O alargamento do projeto às regiões de Nápoles, onde atua a Camorra, e da Sicília, sede da Cosa Nostra, visa evitar que as crianças sigam os passos dos pais no que diz respeito à vida no crime, impulsionando uma quebra no ciclo pelo qual o poder é transmitido de geração em geração através de laços de sangue e lealdade genealógica. "Há crianças que são ensinadas a disparar aos oito anos. Outras traficam crack", alertou Chiara Colosimo, diretora da Comissão Antimáfia do Parlamento, citada pela AFP, remetendo para um dos principais problemas deste contexto: o abandono escolar precoce.
O programa de apoio surgiu de uma ideia do juiz Roberto Di Bella, especializado em questões relacionadas com menores, que, ao longo da carreira, disse ter visto casos de crianças que foram obrigadas a assassinar as próprias mães para defender a honra da família.

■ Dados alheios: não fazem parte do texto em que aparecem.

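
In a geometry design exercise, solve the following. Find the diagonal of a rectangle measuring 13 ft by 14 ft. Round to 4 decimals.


Shape: rectangle (diagonal via Pythagoras)
Sides: 13 ft and 14 ft
Formula: d = sqrt(l^2 + w^2)
l^2 = 169, w^2 = 196
l^2 + w^2 = 365
d = sqrt(365)
d = 19.105
19.105 ft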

Desde que a iniciativa teve início, há doze anos, cerca de 150 crianças foram retiradas às famílias de origem e colocadas em lares de acolhimento, onde aprendem a viver em sociedade e estão longe das rotinas dos clãs nos quais cresceram.
O juiz de menores detalhou que, nos últimos anos, pelo menos 30 mães tentaram seguir o rasto das crianças, mas também há quem lhe agradeça por ter salvado os filhos. Di Bella revelou que recebeu cartas de pais a saudarem a iniciativa e por ter dado uma oportunidade de recomeço a crianças que não escolheram estar inseridas numa vida criminosa.
“O fundamental é dar a estas crianças a oportunidade de redenção, mostrar-lhes que uma vida diferente é possível”, frisou Giorgio De Checchi, coordenador nacional do projeto, em declarações à BBC, em setembro de 2023.
De acordo com a legislação italiana, uma criança pode ser separada da família sempre que existam existem provas que os pais não cumprem os requisitos legais de prestação de cuidados e educação adequados. Induzir uma criança a cometer atos criminosos é um dos exemplos.